A WELL MAINTAINED ROAD NETWORK COULD PROVE TO BE A VOTE WINNER

If the new Conservative Government really wants to have a positive impact on the socio-economic wellbeing of the country and win votes at the next General Election then it should provide real sustained investment in the maintenance of the road network believes Howard Robinson, Chief Executive of the Road Surface Treatments Association (RSTA).

The poor potholed state of many of our roads is of considerable concern to many drivers. With thirty five million drivers in the UK, most with the ability to vote, the government would be well advised to take note of that concern. Of particular concern is that the billions of tax paid by drivers does not seem to go towards funding a better road network. Fuel duty raises an annual £26.9 billion whilst other motoring vehicle excise duties taxes raise another £6.1 billion with a further £25 billion from VAT on fuel and car sales. Despite this there is a £12 billion backlog of road repairs due to decades of under investment. The discrepancy between the amounts taken in road tax fuel duty and the amount spent on road maintenance is not lost on motorists. Recognising the growing anger of motorists the Conservative manifesto for the recent election pledged enough funding to fix around 18 million potholes nationwide between 2015 and 2021. Now that they are in power it is hoped that they fulfil this pledge.

The latest Annual Authority Road Maintenance (ALARM) survey found that despite additional government emergency pothole repair funding and a significant 33% increase in the number of potholes being repaired during 2014 the years of under-investment means that highway authorities are playing a never-ending catch-up game. A major problem is that the additional funding being provided is being spent on expensive reactive repair rather than cost-effective preventative maintenance that would help to prevent the potholes from forming in the first place. It costs just £2m2 to surface dress and maintain a road but costs an average £54m2 to repair a pothole.

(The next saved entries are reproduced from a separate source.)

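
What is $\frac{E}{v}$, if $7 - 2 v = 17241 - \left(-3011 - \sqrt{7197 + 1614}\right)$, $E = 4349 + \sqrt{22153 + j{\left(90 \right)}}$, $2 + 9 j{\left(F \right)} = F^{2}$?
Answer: $- \frac{88045505}{204925607} - \frac{101225 \sqrt{8299}}{614776821} + \frac{5 \sqrt{8124721}}{204925607} + \frac{13047 \sqrt{979}}{204925607} \approx -0.44258$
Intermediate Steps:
$j{\left(F \right)} = - \frac{2}{9} + \frac{F^{2}}{9}$
$E = 4349 + \frac{5 \sqrt{8299}}{3}$ ($E = 4349 + \sqrt{22153 - \left(\frac{2}{9} - \frac{90^{2}}{9}\right)} = 4349 + \sqrt{22153 + \left(- \frac{2}{9} + \frac{1}{9} \cdot 8100\right)} = 4349 + \sqrt{22153 + \left(- \frac{2}{9} + 900\right)} = 4349 + \sqrt{22153 + \frac{8098}{9}} = 4349 + \sqrt{\frac{207475}{9}} = 4349 + \frac{5 \sqrt{8299}}{3} \approx 4500.8$)
$v = - \frac{20245}{2} - \frac{3 \sqrt{979}}{2}$ ($v = \frac{7}{2} - \frac{17241 - \left(-3011 - \sqrt{7197 + 1614}\right)}{2} = \frac{7}{2} - \frac{17241 - \left(-3011 - \sqrt{8811}\right)}{2} = \frac{7}{2} - \frac{17241 - \left(-3011 - 3 \sqrt{979}\right)}{2} = \frac{7}{2} - \frac{17241 + \left(3011 + 3 \sqrt{979}\right)}{2} = \frac{7}{2} - \frac{20252 + 3 \sqrt{979}}{2} = \frac{7}{2} - \left(10126 + \frac{3 \sqrt{979}}{2}\right) = - \frac{20245}{2} - \frac{3 \sqrt{979}}{2} \approx -10169.0$)
$\frac{E}{v} = \frac{4349 + \frac{5 \sqrt{8299}}{3}}{- \frac{20245}{2} - \frac{3 \sqrt{979}}{2}}$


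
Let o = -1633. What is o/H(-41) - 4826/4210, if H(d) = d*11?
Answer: 2349202/949355 ≈ 2.4745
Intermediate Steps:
H(d) = 11*d
o/H(-41) - 4826/4210 = -1633/(11*(-41)) - 4826/4210 = -1633/(-451) - 4826*1/4210 = -1633*(-1/451) - 2413/2105 = 1633/451 - 2413/2105 = 2349202/949355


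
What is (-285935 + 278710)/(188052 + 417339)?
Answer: -7225/605391 ≈ -0.011934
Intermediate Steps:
(-285935 + 278710)/(188052 + 417339) = -7225/605391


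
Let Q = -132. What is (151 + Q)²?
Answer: 361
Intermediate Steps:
(151 + Q)² = (151 - 132)² = 19² = 361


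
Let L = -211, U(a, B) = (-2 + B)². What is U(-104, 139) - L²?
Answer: -25752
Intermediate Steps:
U(-104, 139) - L² = (-2 + 139)² - 1*(-211)² = 137² - 1*44521 = 18769 - 44521 = -25752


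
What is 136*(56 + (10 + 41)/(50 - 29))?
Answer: 55624/7 ≈ 7946.3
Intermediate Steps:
136*(56 + (10 + 41)/(50 - 29)) = 136*(56 + 51/21) = 136*(56 + 51*(1/21)) = 136*(56 + 17/7) = 136*(409/7) = 55624/7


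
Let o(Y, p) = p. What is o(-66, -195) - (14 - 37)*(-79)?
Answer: -2012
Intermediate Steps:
o(-66, -195) - (14 - 37)*(-79) = -195 - (14 - 37)*(-79) = -195 - (-23)*(-79) = -195 - 1*1817 = -195 - 1817 = -2012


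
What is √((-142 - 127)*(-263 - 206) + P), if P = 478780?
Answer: √604941 ≈ 777.78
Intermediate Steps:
√((-142 - 127)*(-263 - 206) + P) = √((-142 - 127)*(-263 - 206) + 478780) = √(-269*(-469) + 478780) = √(126161 + 478780) = √604941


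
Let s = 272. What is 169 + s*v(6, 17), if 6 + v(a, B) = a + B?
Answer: 4793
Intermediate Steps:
v(a, B) = -6 + B + a (v(a, B) = -6 + (a + B) = -6 + (B + a) = -6 + B + a)
169 + s*v(6, 17) = 169 + 272*(-6 + 17 + 6) = 169 + 272*17 = 169 + 4624 = 4793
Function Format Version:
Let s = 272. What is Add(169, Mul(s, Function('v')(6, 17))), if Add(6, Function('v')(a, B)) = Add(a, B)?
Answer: 4793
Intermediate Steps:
Function('v')(a, B) = Add(-6, B, a) (Function('v')(a, B) = Add(-6, Add(a, B)) = Add(-6, Add(B, a)) = Add(-6, B, a))
Add(169, Mul(s, Function('v')(6, 17))) = Add(169, Mul(272, Add(-6, 17, 6))) = Add(169, Mul(272, 17)) = Add(169, 4624) = 4793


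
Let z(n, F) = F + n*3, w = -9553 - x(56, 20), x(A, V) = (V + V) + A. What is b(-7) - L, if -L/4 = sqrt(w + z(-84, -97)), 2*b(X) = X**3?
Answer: -343/2 + 4*I*sqrt(9998) ≈ -171.5 + 399.96*I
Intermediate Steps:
x(A, V) = A + 2*V (x(A, V) = 2*V + A = A + 2*V)
w = -9649 (w = -9553 - (56 + 2*20) = -9553 - (56 + 40) = -9553 - 1*96 = -9553 - 96 = -9649)
z(n, F) = F + 3*n
b(X) = X**3/2
L = -4*I*sqrt(9998) (L = -4*sqrt(-9649 + (-97 + 3*(-84))) = -4*sqrt(-9649 + (-97 - 252)) = -4*sqrt(-9649 - 349) = -4*I*sqrt(9998) ≈ -399.96*I)
b(-7) - L = (1/2)*(-7)**3 - (-4)*I*sqrt(9998) = (1/2)*(-343) + 4*I*sqrt(9998) = -343/2 + 4*I*sqrt(9998)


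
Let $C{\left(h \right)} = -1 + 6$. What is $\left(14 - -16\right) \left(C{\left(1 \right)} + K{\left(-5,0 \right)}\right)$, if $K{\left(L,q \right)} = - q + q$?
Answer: $150$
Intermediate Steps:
$C{\left(h \right)} = 5$
$K{\left(L,q \right)} = 0$
$\left(14 - -16\right) \left(C{\left(1 \right)} + K{\left(-5,0 \right)}\right) = \left(14 - -16\right) \left(5 + 0\right) = \left(14 + 16\right) 5 = 30 \cdot 5 = 150$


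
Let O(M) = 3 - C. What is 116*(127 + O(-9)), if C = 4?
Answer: 14616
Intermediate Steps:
O(M) = -1 (O(M) = 3 - 1*4 = 3 - 4 = -1)
116*(127 + O(-9)) = 116*(127 - 1) = 116*126 = 14616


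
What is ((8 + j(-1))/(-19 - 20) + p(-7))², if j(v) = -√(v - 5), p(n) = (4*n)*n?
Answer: (7636 + I*√6)²/1521 ≈ 38336.0 + 24.595*I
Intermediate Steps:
p(n) = 4*n²
j(v) = -√(-5 + v)
((8 + j(-1))/(-19 - 20) + p(-7))² = ((8 - √(-5 - 1))/(-19 - 20) + 4*(-7)²)² = ((8 - √(-6))/(-39) + 4*49)² = ((8 - I*√6)*(-1/39) + 196)² = ((-8/39 + I*√6/39) + 196)² = (7636/39 + I*√6/39)²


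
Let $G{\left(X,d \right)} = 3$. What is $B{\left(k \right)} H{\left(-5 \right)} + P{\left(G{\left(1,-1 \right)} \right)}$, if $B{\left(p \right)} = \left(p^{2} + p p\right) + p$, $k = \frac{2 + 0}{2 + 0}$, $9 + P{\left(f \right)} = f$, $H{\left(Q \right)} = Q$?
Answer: $-21$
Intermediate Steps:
$P{\left(f \right)} = -9 + f$
$k = 1$ ($k = \frac{2}{2} = 2 \cdot \frac{1}{2} = 1$)
$B{\left(p \right)} = p + 2 p^{2}$ ($B{\left(p \right)} = \left(p^{2} + p^{2}\right) + p = 2 p^{2} + p = p + 2 p^{2}$)
$B{\left(k \right)} H{\left(-5 \right)} + P{\left(G{\left(1,-1 \right)} \right)} = 1 \left(1 + 2 \cdot 1\right) \left(-5\right) + \left(-9 + 3\right) = 1 \left(1 + 2\right) \left(-5\right) - 6 = 1 \cdot 3 \left(-5\right) - 6 = 3 \left(-5\right) - 6 = -15 - 6 = -21$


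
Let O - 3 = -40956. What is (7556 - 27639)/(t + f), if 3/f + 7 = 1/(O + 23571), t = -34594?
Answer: 2443599025/4209277096 ≈ 0.58053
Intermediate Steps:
O = -40953 (O = 3 - 40956 = -40953)
f = -52146/121675 (f = 3/(-7 + 1/(-40953 + 23571)) = 3/(-7 + 1/(-17382)) = 3/(-7 - 1/17382) = 3/(-121675/17382) = 3*(-17382/121675) = -52146/121675 ≈ -0.42857)
(7556 - 27639)/(t + f) = (7556 - 27639)/(-34594 - 52146/121675) = -20083/(-4209277096/121675) = -20083*(-121675/4209277096) = 2443599025/4209277096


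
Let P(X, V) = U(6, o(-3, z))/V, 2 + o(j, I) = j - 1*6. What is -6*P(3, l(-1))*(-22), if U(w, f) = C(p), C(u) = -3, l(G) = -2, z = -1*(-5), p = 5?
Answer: 198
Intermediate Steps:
z = 5
o(j, I) = -8 + j (o(j, I) = -2 + (j - 1*6) = -2 + (j - 6) = -2 + (-6 + j) = -8 + j)
U(w, f) = -3
P(X, V) = -3/V
-6*P(3, l(-1))*(-22) = -(-18)/(-2)*(-22) = -(-18)*(-1)/2*(-22) = -6*3/2*(-22) = -9*(-22) = 198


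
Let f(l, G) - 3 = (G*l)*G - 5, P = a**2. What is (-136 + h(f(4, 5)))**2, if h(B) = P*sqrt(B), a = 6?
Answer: 145504 - 68544*sqrt(2) ≈ 48568.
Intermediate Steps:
P = 36 (P = 6**2 = 36)
f(l, G) = -2 + l*G**2 (f(l, G) = 3 + ((G*l)*G - 5) = 3 + (l*G**2 - 5) = 3 + (-5 + l*G**2) = -2 + l*G**2)
h(B) = 36*sqrt(B)
(-136 + h(f(4, 5)))**2 = (-136 + 36*sqrt(-2 + 4*5**2))**2 = (-136 + 36*sqrt(-2 + 4*25))**2 = (-136 + 36*sqrt(-2 + 100))**2 = (-136 + 36*sqrt(98))**2 = (-136 + 36*(7*sqrt(2)))**2 = (-136 + 252*sqrt(2))**2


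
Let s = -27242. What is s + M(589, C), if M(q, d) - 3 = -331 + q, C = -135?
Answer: -26981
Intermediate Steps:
M(q, d) = -328 + q (M(q, d) = 3 + (-331 + q) = -328 + q)
s + M(589, C) = -27242 + (-328 + 589) = -27242 + 261 = -26981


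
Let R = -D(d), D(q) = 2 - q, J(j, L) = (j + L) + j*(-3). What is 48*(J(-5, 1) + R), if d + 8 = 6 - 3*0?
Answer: 336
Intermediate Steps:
J(j, L) = L - 2*j (J(j, L) = (L + j) - 3*j = L - 2*j)
d = -2 (d = -8 + (6 - 3*0) = -8 + (6 + 0) = -8 + 6 = -2)
R = -4 (R = -(2 - 1*(-2)) = -(2 + 2) = -1*4 = -4)
48*(J(-5, 1) + R) = 48*((1 - 2*(-5)) - 4) = 48*((1 + 10) - 4) = 48*(11 - 4) = 48*7 = 336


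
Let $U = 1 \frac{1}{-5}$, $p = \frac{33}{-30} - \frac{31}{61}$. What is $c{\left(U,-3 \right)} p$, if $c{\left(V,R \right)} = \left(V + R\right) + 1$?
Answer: $\frac{10791}{3050} \approx 3.538$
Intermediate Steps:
$p = - \frac{981}{610}$ ($p = 33 \left(- \frac{1}{30}\right) - \frac{31}{61} = - \frac{11}{10} - \frac{31}{61} = - \frac{981}{610} \approx -1.6082$)
$U = - \frac{1}{5}$ ($U = 1 \left(- \frac{1}{5}\right) = - \frac{1}{5} \approx -0.2$)
$c{\left(V,R \right)} = 1 + R + V$ ($c{\left(V,R \right)} = \left(R + V\right) + 1 = 1 + R + V$)
$c{\left(U,-3 \right)} p = \left(1 - 3 - \frac{1}{5}\right) \left(- \frac{981}{610}\right) = \left(- \frac{11}{5}\right) \left(- \frac{981}{610}\right) = \frac{10791}{3050}$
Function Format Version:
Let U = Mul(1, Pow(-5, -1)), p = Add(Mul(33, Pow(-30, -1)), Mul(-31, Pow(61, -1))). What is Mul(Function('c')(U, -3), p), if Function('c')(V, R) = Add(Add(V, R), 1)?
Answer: Rational(10791, 3050) ≈ 3.5380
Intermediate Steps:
p = Rational(-981, 610) (p = Add(Mul(33, Rational(-1, 30)), Mul(-31, Rational(1, 61))) = Add(Rational(-11, 10), Rational(-31, 61)) = Rational(-981, 610) ≈ -1.6082)
U = Rational(-1, 5) (U = Mul(1, Rational(-1, 5)) = Rational(-1, 5) ≈ -0.20000)
Function('c')(V, R) = Add(1, R, V) (Function('c')(V, R) = Add(Add(R, V), 1) = Add(1, R, V))
Mul(Function('c')(U, -3), p) = Mul(Add(1, -3, Rational(-1, 5)), Rational(-981, 610)) = Mul(Rational(-11, 5), Rational(-981, 610)) = Rational(10791, 3050)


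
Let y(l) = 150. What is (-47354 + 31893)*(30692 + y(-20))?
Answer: -476848162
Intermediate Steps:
(-47354 + 31893)*(30692 + y(-20)) = (-47354 + 31893)*(30692 + 150) = -15461*30842 = -476848162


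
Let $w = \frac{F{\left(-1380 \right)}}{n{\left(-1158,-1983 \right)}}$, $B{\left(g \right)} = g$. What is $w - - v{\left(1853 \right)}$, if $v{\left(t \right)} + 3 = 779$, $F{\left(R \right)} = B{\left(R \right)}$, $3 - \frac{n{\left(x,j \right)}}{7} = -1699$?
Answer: $\frac{200954}{259} \approx 775.88$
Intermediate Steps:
$n{\left(x,j \right)} = 11914$ ($n{\left(x,j \right)} = 21 - -11893 = 21 + 11893 = 11914$)
$F{\left(R \right)} = R$
$v{\left(t \right)} = 776$ ($v{\left(t \right)} = -3 + 779 = 776$)
$w = - \frac{30}{259}$ ($w = - \frac{1380}{11914} = \left(-1380\right) \frac{1}{11914} = - \frac{30}{259} \approx -0.11583$)
$w - - v{\left(1853 \right)} = - \frac{30}{259} - \left(-1\right) 776 = - \frac{30}{259} - -776 = - \frac{30}{259} + 776 = \frac{200954}{259}$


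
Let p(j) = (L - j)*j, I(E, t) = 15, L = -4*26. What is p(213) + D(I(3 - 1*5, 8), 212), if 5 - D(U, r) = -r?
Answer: -67304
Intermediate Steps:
L = -104
D(U, r) = 5 + r (D(U, r) = 5 - (-1)*r = 5 + r)
p(j) = j*(-104 - j) (p(j) = (-104 - j)*j = j*(-104 - j))
p(213) + D(I(3 - 1*5, 8), 212) = -1*213*(104 + 213) + (5 + 212) = -1*213*317 + 217 = -67521 + 217 = -67304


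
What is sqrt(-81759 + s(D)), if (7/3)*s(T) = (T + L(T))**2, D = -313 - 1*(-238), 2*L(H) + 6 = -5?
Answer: 3*I*sqrt(35103)/2 ≈ 281.04*I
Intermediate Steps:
L(H) = -11/2 (L(H) = -3 + (1/2)*(-5) = -3 - 5/2 = -11/2)
D = -75 (D = -313 + 238 = -75)
s(T) = 3*(-11/2 + T)**2/7 (s(T) = 3*(T - 11/2)**2/7 = 3*(-11/2 + T)**2/7)
sqrt(-81759 + s(D)) = sqrt(-81759 + 3*(-11 + 2*(-75))**2/28) = sqrt(-81759 + 3*(-11 - 150)**2/28) = sqrt(-81759 + (3/28)*(-161)**2) = sqrt(-81759 + (3/28)*25921) = sqrt(-81759 + 11109/4) = sqrt(-315927/4) = 3*I*sqrt(35103)/2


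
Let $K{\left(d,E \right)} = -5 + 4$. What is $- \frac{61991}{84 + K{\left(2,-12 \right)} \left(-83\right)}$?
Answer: $- \frac{61991}{167} \approx -371.2$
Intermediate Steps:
$K{\left(d,E \right)} = -1$
$- \frac{61991}{84 + K{\left(2,-12 \right)} \left(-83\right)} = - \frac{61991}{84 - -83} = - \frac{61991}{84 + 83} = - \frac{61991}{167}$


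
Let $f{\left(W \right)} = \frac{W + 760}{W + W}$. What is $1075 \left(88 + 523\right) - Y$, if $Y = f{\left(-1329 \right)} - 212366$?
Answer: $\frac{2310309109}{2658} \approx 8.6919 \cdot 10^{5}$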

The government needs to fully recognise the social and economic benefits of a well-maintained road network and work with local highway authorities to develop and implement long-term funding mechanisms that encourage proper programmes of planned maintenance rather than reactive patch-and-mend. As part of this there should be the implementation of analytical mechanisms and economic methodology to assess the costs and benefits of a well maintained road network. The road network is the country’s greatest asset and as such should command appropriate investment.

However, there will continue to be real constraints on core revenue funding with councils being faced with reduced budgets and ever-increasing demands. Here, working with the road maintenance industry they can learn how to achieve more for less. They should also ensure the adoption of the initiatives forwarded by the Highways Maintenance Efficiency Programme (HMEP) and realise the benefits of asset management. For its part, the road surface industry should continue to further develop best practice and new products that deliver long-term performance and optimum road surface solutions.

The condition of the roads provides a visible indication of the state of a country’s social wellbeing and economic performance. If the government wishes to persuade voters that these are improving then it should invest in a better, well-maintained road network.